La penuria en material era absoluta: hacíamos las cañas con bambú, enderezando las varas con fuego, "entranquillábamos" las anillas con hilo de coser y luego los recubríamos con esmalte de uñas, utilizábamos unos rudimentarios carretes nacionales Segarra que, frecuentemente, había que reparar de emergencia en el mismo río, un hilo de mínima resistencia, el sedal; poco a poco, los pescadores franceses que nos visitaban nos fueron aprovisionando de carretes Luxor, y después Mitchell, de bobinas de nailon Water Queen y de botas hasta la ingle, americanas, éstas últimas muy caras y muy difíciles de conseguir: en primavera utilizábamos botas cortas, hasta la rodilla y, en verano, entrábamos al río en alpargatas; a las botas de pescar les pegábamos una suelo de fieltro (lo hacía alguien de Trubia, creo recordar), para no resbalar en los regodones del río.

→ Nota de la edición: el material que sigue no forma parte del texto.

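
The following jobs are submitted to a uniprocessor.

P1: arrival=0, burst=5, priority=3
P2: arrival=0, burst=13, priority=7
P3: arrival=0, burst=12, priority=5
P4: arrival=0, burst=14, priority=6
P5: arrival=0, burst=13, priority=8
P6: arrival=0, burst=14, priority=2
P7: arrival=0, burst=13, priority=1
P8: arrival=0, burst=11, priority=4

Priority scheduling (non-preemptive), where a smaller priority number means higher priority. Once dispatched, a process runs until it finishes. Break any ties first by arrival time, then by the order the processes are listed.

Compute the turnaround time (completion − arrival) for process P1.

32

Timeline: | P7 0-13 | P6 13-27 | P1 27-32 | P8 32-43 | P3 43-55 | P4 55-69 | P2 69-82 | P5 82-95 |
Completion: P1=32  P2=82  P3=55  P4=69  P5=95  P6=27  P7=13  P8=43
Turnaround(P1) = completion − arrival = 32 − 0 = 32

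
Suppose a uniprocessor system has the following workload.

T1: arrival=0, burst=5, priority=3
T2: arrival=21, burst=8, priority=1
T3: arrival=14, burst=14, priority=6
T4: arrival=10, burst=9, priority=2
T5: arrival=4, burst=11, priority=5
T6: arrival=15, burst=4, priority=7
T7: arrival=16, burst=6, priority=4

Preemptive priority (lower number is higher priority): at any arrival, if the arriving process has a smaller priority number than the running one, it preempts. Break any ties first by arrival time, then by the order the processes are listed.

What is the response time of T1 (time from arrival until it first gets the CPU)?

Schedule: | T1 0-5 | T5 5-10 | T4 10-19 | T7 19-21 | T2 21-29 | T7 29-33 | T5 33-39 | T3 39-53 | T6 53-57 |
Completion: T1=5  T2=29  T3=53  T4=19  T5=39  T6=57  T7=33
Response(T1) = first start − arrival = 0 − 0 = 0

0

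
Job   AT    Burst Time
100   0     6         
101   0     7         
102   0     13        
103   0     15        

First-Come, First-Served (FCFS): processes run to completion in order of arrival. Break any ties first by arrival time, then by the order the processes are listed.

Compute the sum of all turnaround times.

Gantt: | 100 0-6 | 101 6-13 | 102 13-26 | 103 26-41 |
Completion: 100=6  101=13  102=26  103=41
Turnaround = completion − arrival: 100=6, 101=13, 102=26, 103=41
Total turnaround = 6 + 13 + 26 + 41 = 86

86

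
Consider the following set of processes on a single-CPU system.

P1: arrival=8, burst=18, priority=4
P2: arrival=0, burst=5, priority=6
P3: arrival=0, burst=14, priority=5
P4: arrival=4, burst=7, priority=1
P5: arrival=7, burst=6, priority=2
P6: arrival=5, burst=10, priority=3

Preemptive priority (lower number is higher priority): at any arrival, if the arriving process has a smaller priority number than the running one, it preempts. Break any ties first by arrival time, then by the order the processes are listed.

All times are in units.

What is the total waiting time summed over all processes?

Schedule: | P3 0-4 | P4 4-11 | P5 11-17 | P6 17-27 | P1 27-45 | P3 45-55 | P2 55-60 |
Completion: P1=45  P2=60  P3=55  P4=11  P5=17  P6=27
Turnaround (C−A): P1=37  P2=60  P3=55  P4=7  P5=10  P6=22
Waiting = turnaround − burst: P1=19, P2=55, P3=41, P4=0, P5=4, P6=12
Total waiting = 19 + 55 + 41 + 0 + 4 + 12 = 131

131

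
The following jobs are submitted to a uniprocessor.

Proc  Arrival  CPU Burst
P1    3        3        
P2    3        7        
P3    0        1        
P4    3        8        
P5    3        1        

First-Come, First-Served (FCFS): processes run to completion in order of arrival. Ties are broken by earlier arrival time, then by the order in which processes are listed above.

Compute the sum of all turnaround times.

51

Gantt: | P3 0-1 | idle 1-3 | P1 3-6 | P2 6-13 | P4 13-21 | P5 21-22 |
Completion: P1=6  P2=13  P3=1  P4=21  P5=22
Turnaround = completion − arrival: P1=3, P2=10, P3=1, P4=18, P5=19
Total turnaround = 3 + 10 + 1 + 18 + 19 = 51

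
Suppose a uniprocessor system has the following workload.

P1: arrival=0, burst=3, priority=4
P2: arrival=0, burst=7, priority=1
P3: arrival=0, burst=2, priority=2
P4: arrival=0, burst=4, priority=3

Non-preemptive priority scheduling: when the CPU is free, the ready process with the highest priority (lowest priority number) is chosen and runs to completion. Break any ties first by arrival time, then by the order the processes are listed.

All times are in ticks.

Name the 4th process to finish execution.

P1

Gantt: | P2 0-7 | P3 7-9 | P4 9-13 | P1 13-16 |
Completion: P1=16  P2=7  P3=9  P4=13
Turnaround (C−A): P1=16  P2=7  P3=9  P4=13
Finish order: P2 → P3 → P4 → P1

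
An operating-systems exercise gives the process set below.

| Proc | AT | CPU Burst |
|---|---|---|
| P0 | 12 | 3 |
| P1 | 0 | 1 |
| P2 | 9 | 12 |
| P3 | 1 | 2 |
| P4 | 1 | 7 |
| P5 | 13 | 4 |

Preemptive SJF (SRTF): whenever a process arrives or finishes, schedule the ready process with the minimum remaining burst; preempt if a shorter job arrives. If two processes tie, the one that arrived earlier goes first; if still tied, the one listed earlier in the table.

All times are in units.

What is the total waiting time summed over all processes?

12

Schedule: | P1 0-1 | P3 1-3 | P4 3-10 | P2 10-12 | P0 12-15 | P5 15-19 | P2 19-29 |
Completion: P0=15  P1=1  P2=29  P3=3  P4=10  P5=19
Turnaround (C−A): P0=3  P1=1  P2=20  P3=2  P4=9  P5=6
Waiting = turnaround − burst: P0=0, P1=0, P2=8, P3=0, P4=2, P5=2
Total waiting = 0 + 0 + 8 + 0 + 2 + 2 = 12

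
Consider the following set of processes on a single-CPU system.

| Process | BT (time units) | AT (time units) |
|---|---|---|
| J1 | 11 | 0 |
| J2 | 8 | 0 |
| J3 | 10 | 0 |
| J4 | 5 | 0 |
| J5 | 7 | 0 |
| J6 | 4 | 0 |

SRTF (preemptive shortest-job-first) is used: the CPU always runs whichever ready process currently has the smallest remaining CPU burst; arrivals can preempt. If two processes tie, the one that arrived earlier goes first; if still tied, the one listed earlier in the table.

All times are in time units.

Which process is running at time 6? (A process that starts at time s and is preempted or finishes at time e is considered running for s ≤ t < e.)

Timeline: | J6 0-4 | J4 4-9 | J5 9-16 | J2 16-24 | J3 24-34 | J1 34-45 |
Completion: J1=45  J2=24  J3=34  J4=9  J5=16  J6=4

J4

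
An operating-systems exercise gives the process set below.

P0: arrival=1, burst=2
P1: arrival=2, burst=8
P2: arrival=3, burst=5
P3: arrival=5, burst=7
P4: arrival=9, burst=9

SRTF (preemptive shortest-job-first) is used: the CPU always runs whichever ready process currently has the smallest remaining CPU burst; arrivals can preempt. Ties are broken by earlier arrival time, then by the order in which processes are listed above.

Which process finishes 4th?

P1

Schedule: | idle 0-1 | P0 1-3 | P2 3-8 | P3 8-15 | P1 15-23 | P4 23-32 |
Completion: P0=3  P1=23  P2=8  P3=15  P4=32
Finish order: P0 → P2 → P3 → P1 → P4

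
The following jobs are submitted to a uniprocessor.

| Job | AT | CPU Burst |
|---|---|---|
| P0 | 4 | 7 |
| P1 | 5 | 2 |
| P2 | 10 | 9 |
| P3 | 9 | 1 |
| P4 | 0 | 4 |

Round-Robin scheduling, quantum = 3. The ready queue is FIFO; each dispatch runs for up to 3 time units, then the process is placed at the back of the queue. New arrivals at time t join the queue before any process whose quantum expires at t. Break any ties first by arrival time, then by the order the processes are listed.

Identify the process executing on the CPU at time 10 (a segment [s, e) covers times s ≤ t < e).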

Al margen del río, el grupo de pescadores era un colectivo extraordinario: se reunía diariamente en la rebotica de Juan, donde se comentaban las hazañas de cada domingo, se fabricaban torpedos y cucharillas y se colgaban en la pared las siluetas en cartón de las truchas más grandes de la semana, se gastaban bromas (quien mató la osa: ¡Pedrosa!, contertulio al que adjudicaban en un cartel la muerte de una osa en Cangas de Narcea); luego, al atardecer, había partida de "cabrero" en el Club de pesca en la misma calle de Covadonga (donde estaba la botica de Collado), a donde alguna vez me llevaba mi padre (cuando mi madre ya cansaba de pelear conmigo) y donde los contertulios más formales llamaban la atención a los más deslenguados porque "había ropa tendida", expresión utilizada cuando había menores presentes. Una vez al año se celebraba la gran cena, alternándose Oviedo y Gijón en organizarla, donde se pronunciaban discursos, se cantaba el himno de la Asociación y se leían los versos de Sarandeses, por Oviedo, y de Allende por los de Gijón. Cuando no había televisión ni teléfonos móviles (casi ni fijos), apenas cine, apenas coches, ni vacaciones en Mallorca ni viajes a Londres o a París, aquel sencillo modo de vida hacía a la gente tan feliz, si no más, de lo que es hoy con todo lo que el progreso nos ha traído.

Poco se ha reconocido a la Asociación Asturiana de Pesca la inmensa labor que hizo en los años cuarenta y cincuenta del pasado siglo para la conservación de la trucha y la recuperación del salmón en los ríos asturianos, repoblando los ríos, manteniendo una constante y enérgica presión sobre el Servicio Nacional de Pesca, luego Icona, incorporando a los pescadores furtivos a la Asociación, apartándoles así de sus malas artes, e incautando redes en el Navia, en el Narcea y en el Sella. En esa tarea la Asociación colaboró eficazmente con la Guardia Civil por medio de Galatea, asociado y miembro de la Policía Armada que debía su nombre, su mote, a la gorra de marinero que conservaba del barco en el que había servido. A nuestra casa de Soto del Barco llegó alguna red recogida en la desembocadura del Nalón, por si servía para cercar algún gallinero o similar. Pero, al igual que España se rompió en autonomías, la asociación se rompió en asociaciones locales, en reinos de taifas, y la fuerza que en su día tuvo la Asturiana de Pesca desapareció como el agua del mar en la arena de la playa.

El espacio manda y, por hoy, suspenderemos las historias del abuelito. Quizá otro día me anime a contar cosas de la segunda etapa, la del salmón, la fantástica etapa salmonera de los años cincuenta y sesenta, a la que me incorporé en 1953 cuando tuve la fortuna de enganchar a cucharilla mi primer salmón, un salmón de más de nueve kilos que tardé media hora en echar a tierra en el pozo de Juan Castaño, del Narcea. Pero ese es otro tema, ya veremos.